MANILA (UPDATED)— President Rodrigo Duterte on Thursday said the country is maintaining its neutrality on Russia's invasion of Ukraine, despite mounting international sanctions on Moscow.
In his speech at Palo town in Leyte, Duterte described Russian President Vladimir Putin as his friend, but lamented that civilians were killed during Russia's invasion.
Duterte earlier called Putin "suicidal" for invading Ukraine, in what is considered as the biggest attack in the continent since World War II.
"Ibang lugar sa mundo nagpatayan na Europe, Russia nagwala na doon, so we better, ang ating neutrality, we just maintain it, umiwas tayo para hindi tayo madamay, hindi ako mag-commit," Duterte said in Bisaya.
"Kung ako, kung pupunta dito ang mga Amerikano, kung sasabihin ko ipapadala ang mga sundalo, hindi natin iyan away, mag-spillover, kung mapunta ang giyera dito mahirap yan, ayaw ko. Ako pa ang Presidente, hindi ako papayag kahit isang sundalo, hindi natin away yan, wag tayong makialam," he added.

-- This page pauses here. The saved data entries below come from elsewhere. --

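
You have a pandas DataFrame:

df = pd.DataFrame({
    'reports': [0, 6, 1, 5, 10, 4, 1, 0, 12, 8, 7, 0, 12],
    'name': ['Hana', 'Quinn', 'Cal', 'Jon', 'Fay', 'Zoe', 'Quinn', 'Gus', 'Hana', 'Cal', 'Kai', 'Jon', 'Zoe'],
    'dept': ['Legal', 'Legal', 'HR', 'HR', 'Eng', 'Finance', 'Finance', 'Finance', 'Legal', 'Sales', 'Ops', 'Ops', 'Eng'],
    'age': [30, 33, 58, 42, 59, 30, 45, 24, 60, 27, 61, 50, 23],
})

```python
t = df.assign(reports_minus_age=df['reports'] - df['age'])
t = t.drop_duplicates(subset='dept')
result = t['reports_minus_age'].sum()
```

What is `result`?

add column reports_minus_age = df['reports'] - df['age']:
    reports   name     dept  age  reports_minus_age
0         0   Hana    Legal   30                -30
1         6  Quinn    Legal   33                -27
2         1    Cal       HR   58                -57
3         5    Jon       HR   42                -37
4        10    Fay      Eng   59                -49
5         4    Zoe  Finance   30                -26
6         1  Quinn  Finance   45                -44
7         0    Gus  Finance   24                -24
8        12   Hana    Legal   60                -48
9         8    Cal    Sales   27                -19
10        7    Kai      Ops   61                -54
11        0    Jon      Ops   50                -50
12       12    Zoe      Eng   23                -11
drop duplicate dept (keep=first):
    reports  name     dept  age  reports_minus_age
0         0  Hana    Legal   30                -30
2         1   Cal       HR   58                -57
4        10   Fay      Eng   59                -49
5         4   Zoe  Finance   30                -26
9         8   Cal    Sales   27                -19
10        7   Kai      Ops   61                -54
Reading off the sum of column 'reports_minus_age', we get -235.

-235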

Duterte earlier said the country had to take sides, recalling a proverb that the hottest place in hell is reserved for people who chose to be neutral in times of crisis.
The Philippine ambassador in Washington earlier said the President was open to offering the country's facilities to the United States, in case the war spills over to Asia.
Earlier this month, the country explicitly condemned Russia's war with Ukraine, with Malacañang saying that "war benefits no one."
Duterte has approved economic measures to cushion the blow on the Philippines of Russia's invasion of Ukraine, which includes boosting the domestic economy and releasing some P3 billion in fuel subsidy and discount vouchers for transport drivers.
Ukraine accused Russia earlier in the day of bombing a theater that was sheltering more than 1,000 civilians in the city of Mariupol, after US President Joe Biden branded Putin a "war criminal".
The United Nations said the Russia's invasion of Ukraine has killed at least 636 civilians, including 46 children, Reuters reported.
Almost 2 million people have fled to Poland from Ukraine since Russia launched its invasion on Feb. 24.